A vaccine developed by Merck is likely to be the first adenovirus-based vaccine to be put into a large scale clinical trial, it emerged this week at the AIDS Vaccine 2004 meeting in Lausanne, Switzerland.
Merck's vaccine has given the best cellular immune responses to HIV proteins seen to date. It is based on a common-cold-type virus called an adenovirus, made unable to reproduce fully in ordinary human cells, into which HIV protein gene sequences have been inserted (gag, pol and nef). As many as 75% of volunteers in clinical trials have measurable responses, although this falls to 50% or less if they have prior immune responses to the adenovirus used (Ad5).

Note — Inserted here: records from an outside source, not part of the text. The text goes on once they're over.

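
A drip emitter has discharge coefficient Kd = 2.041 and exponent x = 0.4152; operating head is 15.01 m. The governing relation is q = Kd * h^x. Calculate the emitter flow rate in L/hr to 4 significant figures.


q = 2.041 * 15.01^0.4152 = 6.285 L/hr
Therefore the emitter flow rate = 6.285 L/hr.


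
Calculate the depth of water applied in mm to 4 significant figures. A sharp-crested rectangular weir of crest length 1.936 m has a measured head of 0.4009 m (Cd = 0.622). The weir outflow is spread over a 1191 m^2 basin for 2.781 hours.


Approach: apply the rectangular weir equation with a volume-to-depth conversion, Q = (2/3)*Cd*L*sqrt(2g)*H^1.5; d = Q*t/A * 1000.
Step 1 — weir discharge:
  Q = (2/3)*0.622*1.936*sqrt(2*9.81)*0.4009^1.5 = 0.902626 m^3/s
Step 2 — volume: V = 0.902626 * 2.781*3600 = 9036.74 m^3
Step 3 — depth: d = V/A * 1000 = 9036.74/1191 * 1000 = 7588 mm
Therefore the depth of water applied = 7588 mm.


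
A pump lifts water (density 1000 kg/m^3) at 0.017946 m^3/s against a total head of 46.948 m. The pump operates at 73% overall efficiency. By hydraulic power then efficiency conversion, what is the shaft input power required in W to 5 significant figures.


Approach: apply hydraulic power then efficiency conversion, P = rho*g*Q*H; P_in = P/eta.
Step 1 — hydraulic power (P = rho*g*Q*H):
  P = 1000 * 9.81 * 0.017946 * 46.948 = 8265.208 W
Step 2 — input power: P_in = P/eta = 8265.208 / 0.73 = 11322 W
Therefore the shaft input power required = 11322 W.


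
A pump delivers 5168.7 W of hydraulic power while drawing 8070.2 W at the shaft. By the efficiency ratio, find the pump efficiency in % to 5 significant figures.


Approach: apply the efficiency ratio, eta = (P_out/P_in)*100.
eta = (5168.7 / 8070.2) * 100 = 64.047 %
Therefore the pump efficiency = 64.047 %.


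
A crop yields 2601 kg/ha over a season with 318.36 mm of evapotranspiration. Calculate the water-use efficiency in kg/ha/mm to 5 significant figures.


Approach: apply the water-use efficiency ratio, WUE = yield/ET.
WUE = 2601 / 318.36 = 8.1700 kg/ha/mm
Therefore the water-use efficiency = 8.1700 kg/ha/mm.


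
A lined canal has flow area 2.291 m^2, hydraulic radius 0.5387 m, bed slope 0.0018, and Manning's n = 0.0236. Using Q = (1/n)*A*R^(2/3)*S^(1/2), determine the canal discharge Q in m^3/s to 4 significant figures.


Q = (1/0.0236) * 2.291 * 0.5387^(2/3) * 0.0018^(1/2) = 2.727 m^3/s
Therefore the canal discharge Q = 2.727 m^3/s.


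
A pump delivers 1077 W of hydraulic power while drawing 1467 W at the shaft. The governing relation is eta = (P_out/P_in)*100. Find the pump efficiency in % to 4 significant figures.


eta = (1077 / 1467) * 100 = 73.42 %
Therefore the pump efficiency = 73.42 %.


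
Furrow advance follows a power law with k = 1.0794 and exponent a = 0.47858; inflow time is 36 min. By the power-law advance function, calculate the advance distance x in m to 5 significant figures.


Approach: apply the power-law advance function, x = k*t^a.
x = 1.0794 * 36^0.47858 = 5.9979 m
Therefore the advance distance x = 5.9979 m.


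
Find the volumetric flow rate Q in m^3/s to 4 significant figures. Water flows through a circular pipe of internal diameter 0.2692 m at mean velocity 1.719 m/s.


Approach: apply the continuity equation for pipe flow, Q = A * v with A = pi*(D/2)^2.
A = pi*(0.2692/2)^2 = 0.0569167 m^2
Q = 0.0569167 * 1.719 = 0.09784 m^3/s
Therefore the volumetric flow rate Q = 0.09784 m^3/s.


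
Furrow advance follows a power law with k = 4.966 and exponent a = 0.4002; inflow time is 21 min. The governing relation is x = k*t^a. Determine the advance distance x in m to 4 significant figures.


x = 4.966 * 21^0.4002 = 16.79 m
Therefore the advance distance x = 16.79 m.


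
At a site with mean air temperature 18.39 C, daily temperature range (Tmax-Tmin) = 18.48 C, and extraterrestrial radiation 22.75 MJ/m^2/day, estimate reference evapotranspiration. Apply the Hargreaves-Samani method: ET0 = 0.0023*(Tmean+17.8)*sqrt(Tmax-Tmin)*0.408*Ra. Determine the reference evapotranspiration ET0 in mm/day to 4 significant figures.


ET0 = 0.0023*(18.39+17.8)*sqrt(18.48)*0.408*22.75 = 3.321 mm/day
Therefore the reference evapotranspiration ET0 = 3.321 mm/day.


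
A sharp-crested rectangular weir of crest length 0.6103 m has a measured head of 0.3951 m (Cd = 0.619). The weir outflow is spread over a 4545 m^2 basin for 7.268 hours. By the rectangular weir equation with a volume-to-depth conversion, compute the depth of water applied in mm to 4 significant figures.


Approach: apply the rectangular weir equation with a volume-to-depth conversion, Q = (2/3)*Cd*L*sqrt(2g)*H^1.5; d = Q*t/A * 1000.
Step 1 — weir discharge:
  Q = (2/3)*0.619*0.6103*sqrt(2*9.81)*0.3951^1.5 = 0.277047 m^3/s
Step 2 — volume: V = 0.277047 * 7.268*3600 = 7248.87 m^3
Step 3 — depth: d = V/A * 1000 = 7248.87/4545 * 1000 = 1595 mm
Therefore the depth of water applied = 1595 mm.


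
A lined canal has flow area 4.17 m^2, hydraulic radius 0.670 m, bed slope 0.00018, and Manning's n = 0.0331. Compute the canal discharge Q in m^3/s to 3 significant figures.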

Unfortunately, around 40% of adults in the USA and Western Europe have significant levels of Ad5 immunity and this figure rises to 70% or 80%, including many with very high antibody levels, in countries such as South Africa, Thailand, and in other regions where the prevalence of HIV is highest. Methods to overcome pre-existing immunity which seem to work in monkeys – priming with a DNA vaccine or boosting with a canarypox-based vaccine – have not worked when tried in humans. Increasing adenovirus dose has its limits – at the highest dose used, those volunteers who do NOT have prior Ad5 immunity occasionally become feverish, 24-48 hours after the injection.
Merck’s current lead vaccine candidates also may or may not be limited in global relevance in using gene sequences from subtype B strains of HIV, which are prevalent in Europe, the Americas and Australasia, but are rare in the countries most seriously affected by HIV.
Merck is developing alternative, less common, strains of adenovirus as the basis for a future vaccine. Ad11 and Ad35 seem not to be nearly as widespread as Ad5 in the global community, and versions of these have now been developed to grow in the same cell lines used for Ad5 production. Initial animal studies suggest these may be usable, although immune responses may not be as strong as with Ad5. One option may be to modify Ad5 so the vaccine is not affected by pre-existing immunity, by altering, deleting or replacing one of the outer surface (envelope) proteins. There might be advantages to using two different strains to prime and boost an immune response.
In view of the limitations of the current Merck vaccine, Dr Larry Corey, who leads the publicly-funded US HIV Vaccine Trials Network, plans that it should be used for a “proof of concept” trial in a selected high-risk population. It would probably mean recruiting 2000 gay men and 1000 others at high risk of HIV in North America, the Caribbean and South America where subtype B viruses are predominant. The trial protocol will exclude volunteers above a set level of pre-existing immunity to Ad5, to side-step that problem.
Dr Corey argued that with the present state of knowledge, several relatively small trials showing some signs of protection using different vaccine systems could be of more value scientifically than one or two big licensing-type trials, and a better use of resources.
There are potentially difficult questions about how to deal with a situation where a trial gave results that strongly suggested efficacy but fell short of enabling a product to be licensed. Would it still be acceptable to run a vaccine trial with a placebo arm? Yet without such a trial, there would be no further access to the vaccine.
In practice, if it is clear that the vaccine under consideration - like Merck’s Ad5-based candidate - will not be the final product, then this problem may be less difficult than it would otherwise be. Just for once, running a potentially under-powered efficacy trial might not be such a bad idea.
Barouch D et al. Immunogenicity of heterologous prime-boost vaccine regimens involving adenovirus serotypes 11 and 35. AIDS Vaccine 04, Lausanne, abstract 14, 2004.
Isaacs R. Impact of pre-existing immunity on the immunogenicity of Ad5-based vaccines. AIDS Vaccine 04, Lausanne, abstract 69, 2004.